Il giornalismo di oggi, non è altro che la trascrizione della volontà della classe dominante. In Italia i giornalisti che vanno attualmente per la maggiore sono gli stessi che negli scorsi anni hanno acriticamente fatto da megafono a fedeli servitori degli interessi delle multi e del governo americano, o a chi aveva fatto della corruzione politica e dell'intera società la normalità... ebbene quegli stessi che continuavano ad ammorbare la popolazione con la propaganda di questi personaggi, sono gli stessi che oggi acriticamente incensano a turno D'Alema, Rutelli o Berlusconi... mai vengono evidenziati quali interessi (ossia quelli dei ricchi) vengono serviti dall'uno o dall'altro. Questo non deve essere saputo, è bene che si simuli questo scontro (tra posizioni identiche) affinchè il capitale riesca a governare i suoi aggiustamenti strutturali, i suoi profitti immensi nelle mani di poche persone, senza disturbo.

TV set me free! Per farsì che tutto poi fili liscio c'è bisogno della paura... e di qualcuno che ci difenda. Per questo periodicamente la propaganda lancia delle campagne terroristiche e terrorizzanti, bersaglio preferito i settori più deboli o più critici della popolazione, in questo quadro possiamo leggere le campagne o le EMERGENZE contro immigrati extra-comunitari, prostitute, pedofilia, islamici, squatters, microcriminalità, droga ecc..

Qualcuno ha letto qualcosa sulla progressiva carcerizzazione della società, sull'urbanistica del controllo che sta ridisegnando le città, sui sistemi di controllo di ogni mezzo di comunicazione privato o pubblico come mail, telefono, fax etc., qualcuno ha mai sentito che nei rapporti forniti in questi anni dalla Banca Mondiale o da altri centri studi padronali come la RAND corporation è continuamente ripetuto che con il riscaldamento del pianeta, l'attuale consumo di combustibili fossili, l'attuale ritmo di deforestazione, il ritmo di crescita e sovrappopolazione, le continue rotture nel ciclo della catena alimentare... il pianeta non potrà sostenere la vita umana per altri cinquanta anni, a meno di un radicale cambiamento del nostro stile di vita, ovvero di un rivoluzionamento del sistema economico-industriale.

No non lo avete visto, non lo avete sentito e non lo avete letto... sicuramente non nelle "campagne stampa" dei mass-media, semplicemente perchè questo non si deve sapere oppure deve trovare giustificazione nella paura precedentemente profusa a piene mani.

I padroni NON vogliono che questo si sappia o che di questo si discuta.

E' da tempo in atto una vera e propria guerra dell'informazione, sull'informazione che ti deve colpire che deve colpire ogni uomo e donna di questo pianeta.
E' chiaro che se la popolazione non venisse bombardata esclusivamente da informazioni come le dichiarzioni dei membri della classe dominante, o dai pettegolezzi riguardo alle celebrità alternate alla vita quotidiana e alle imprese dei calciatori, SI PORREBBE BEN ALTRE PRIORITA'... invece così sei obbediente.
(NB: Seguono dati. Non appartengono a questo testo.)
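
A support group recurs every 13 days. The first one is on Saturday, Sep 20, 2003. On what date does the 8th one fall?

The 8th occurrence is 7 intervals after the first: 7 × 13 = 91 days after Sep 20, 2003.
Sep has 30 days — 10 days to the end of Sep leaves 81.
Oct has 31 days (50 left).
Nov has 30 days (20 left).
20 days into Dec → Dec 20, 2003.

Dec 20, 2003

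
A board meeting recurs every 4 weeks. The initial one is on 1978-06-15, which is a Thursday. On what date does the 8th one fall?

1978-12-28

The 8th occurrence is 7 intervals after the first: 7 × 28 = 196 days after 1978-06-15.
June has 30 days — 15 days to the end of June leaves 181.
July has 31 days (150 left).
August has 31 days (119 left).
September has 30 days (89 left).
October has 31 days (58 left).
November has 30 days (28 left).
28 days into December → 1978-12-28.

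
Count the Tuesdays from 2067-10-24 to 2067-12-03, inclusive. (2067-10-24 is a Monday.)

6

2067-10-24 is a Monday; the first Tuesday on or after it is 2067-10-25 (1 day later).
From 2067-10-25 to 2067-12-03: 6 + 30 + 3 = 39 days (rest of October, November, December).
39 ÷ 7 = 5 full weeks with remainder 4, so 5 more Tuesdays after the first → 6.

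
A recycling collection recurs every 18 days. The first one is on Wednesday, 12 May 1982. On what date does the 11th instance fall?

8 November 1982

The 11th occurrence is 10 intervals after the first: 10 × 18 = 180 days after 12 May 1982.
May has 31 days — 19 days to the end of May leaves 161.
June has 30 days (131 left).
July has 31 days (100 left).
August has 31 days (69 left).
September has 30 days (39 left).
October has 31 days (8 left).
8 days into November → 8 November 1982.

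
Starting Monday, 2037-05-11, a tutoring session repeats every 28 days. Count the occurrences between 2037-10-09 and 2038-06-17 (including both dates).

Occurrences land 28·i days after 2037-05-11 for i = 0, 1, 2, …
2037-10-09 is 151 days after the start; 151 ÷ 28 = 5 remainder 11; since the remainder is 11, round up to i = 6. First occurrence in the window: #7 on 2037-10-26 (6×28 = 168 days in).
2038-06-17 is 402 days after the start; 402 ÷ 28 = 14 remainder 10. Last occurrence in the window: #15 on 2038-06-07.
Occurrences #7 through #15: 9 in total.

9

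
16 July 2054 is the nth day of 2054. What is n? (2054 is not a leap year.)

197

Days in months before July: 31 + 28 + 31 + 30 + 31 + 30 = 181.
Plus 16 days into July → day 197.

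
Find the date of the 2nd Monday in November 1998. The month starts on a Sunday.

November 1998 begins on a Sunday, so the first Monday is November 2 (1 day later).
The 2nd Monday is 1 weeks later: 2 + 7 = 9.

1998-11-09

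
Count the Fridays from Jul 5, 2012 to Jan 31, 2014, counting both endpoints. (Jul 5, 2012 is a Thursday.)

83

Jul 5, 2012 is a Thursday; the first Friday on or after it is Jul 6, 2012 (1 day later).
From Jul 6, 2012 to Jan 31, 2014: 178 + 365 + 31 = 574 days (rest of 2012, 2013, to Jan 31, 2014 in 2014).
574 ÷ 7 = 82 full weeks with remainder 0, so 82 more Fridays after the first → 83.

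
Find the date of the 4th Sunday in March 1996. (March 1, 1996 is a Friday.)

March 1996 begins on a Friday, so the first Sunday is March 3 (2 days later).
The 4th Sunday is 3 weeks later: 3 + 21 = 24.

1996-03-24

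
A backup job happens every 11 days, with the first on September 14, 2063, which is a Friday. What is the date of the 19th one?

The 19th occurrence is 18 intervals after the first: 18 × 11 = 198 days after September 14, 2063.
September has 30 days — 16 days to the end of September leaves 182.
October has 31 days (151 left).
November has 30 days (121 left).
December has 31 days (90 left).
January has 31 days (59 left).
February has 29 days (30 left).
30 days into March → March 30, 2064.

March 30, 2064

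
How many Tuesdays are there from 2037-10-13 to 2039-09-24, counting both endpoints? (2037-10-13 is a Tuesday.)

2037-10-13 is a Tuesday; the first Tuesday on or after it is 2037-10-13.
From 2037-10-13 to 2039-09-24: 79 + 365 + 267 = 711 days (rest of 2037, 2038, to 2039-09-24 in 2039).
711 ÷ 7 = 101 full weeks with remainder 4, so 101 more Tuesdays after the first → 102.

102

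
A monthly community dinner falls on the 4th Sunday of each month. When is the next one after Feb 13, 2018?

Feb 25, 2018

Feb 2018 starts on a Thursday; its first Sunday is the 4th, so the 4th Sunday is the 25th — Feb 25, 2018.
Feb 25, 2018 is after Feb 13, 2018, so that is the next one.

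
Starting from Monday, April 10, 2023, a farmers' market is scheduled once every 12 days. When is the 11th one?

August 8, 2023

The 11th occurrence is 10 intervals after the first: 10 × 12 = 120 days after April 10, 2023.
April has 30 days — 20 days to the end of April leaves 100.
May has 31 days (69 left).
June has 30 days (39 left).
July has 31 days (8 left).
8 days into August → August 8, 2023.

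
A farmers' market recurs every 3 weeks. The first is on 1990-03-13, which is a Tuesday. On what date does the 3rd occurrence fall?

1990-04-24

The 3rd occurrence is 2 intervals after the first: 2 × 21 = 42 days after 1990-03-13.
March has 31 days — 18 days to the end of March leaves 24.
24 days into April → 1990-04-24.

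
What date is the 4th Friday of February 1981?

February 1981 begins on a Sunday, so the first Friday is February 6 (5 days later).
The 4th Friday is 3 weeks later: 6 + 21 = 27.

1981-02-27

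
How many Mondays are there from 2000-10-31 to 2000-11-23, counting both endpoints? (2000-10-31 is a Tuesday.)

2000-10-31 is a Tuesday; the first Monday on or after it is 2000-11-06 (6 days later).
From 2000-11-06 to 2000-11-23 is 23 − 6 = 17 days.
17 ÷ 7 = 2 full weeks with remainder 3, so 2 more Mondays after the first → 3.

3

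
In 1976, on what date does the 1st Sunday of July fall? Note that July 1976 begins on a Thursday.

July 4, 1976

July 1976 begins on a Thursday, so the first Sunday is July 4 (3 days later).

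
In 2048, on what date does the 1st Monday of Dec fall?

Dec 7, 2048

Dec 2048 begins on a Tuesday, so the first Monday is Dec 7 (6 days later).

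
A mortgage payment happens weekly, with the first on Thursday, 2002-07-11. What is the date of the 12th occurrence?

The 12th occurrence is 11 intervals after the first: 11 × 7 = 77 days after 2002-07-11.
July has 31 days — 20 days to the end of July leaves 57.
August has 31 days (26 left).
26 days into September → 2002-09-26.

2002-09-26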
Sei un consumatore. Compri spazzatura della quale non hai alcun bisogno. Compri un paio di scarpe da 200 dollari, perché le usa Magic Johnson. E non rompi le scatole a nessuno. Se vuoi uccidere quel bambino che sta vicino a casa tua, fallo pure, questo non ci preoccupa. Ma non cercare di depredare i ricchi. Uccidetevi fra voi, nel vostro ghetto.

Questo è il trucco. Questo è ciò che i media hanno il compito di fare. Se si esaminano i programmi trasmessi dalla televisione si vedrà che non ha molto senso interrogarsi sulla loro veridicità. E infatti nessuno si interroga su questo. L'industria delle pubbliche relazioni non spende miliardi di dollari all'anno per gioco. L'industria delle pubbliche relazioni è un invenzione americana che è stata creata all'inizio di questo secolo con lo scopo, dicono gli esperti, "di controllare la mente della gente, che altrimenti rappresenterebbe il pericolo più forte nel quale potrebbero incorrere le grandi multinazionali". Questi sono i metodi per attuare questo genere di controllo. Queste non sono premonizioni apocalittiche, questi sono dati reali.

Senza le battaglie combattute dai movimenti popolari, dal movimento operaio, da quello studentesco, da quello delle donne ecc. non ci troveremmo certo in questa situazione... il capitalismo si sarebbe già autodistrutto con la sua avidità e con se avrebbe portato alla distruzione l'intera razza umana, gli animali e la Terra.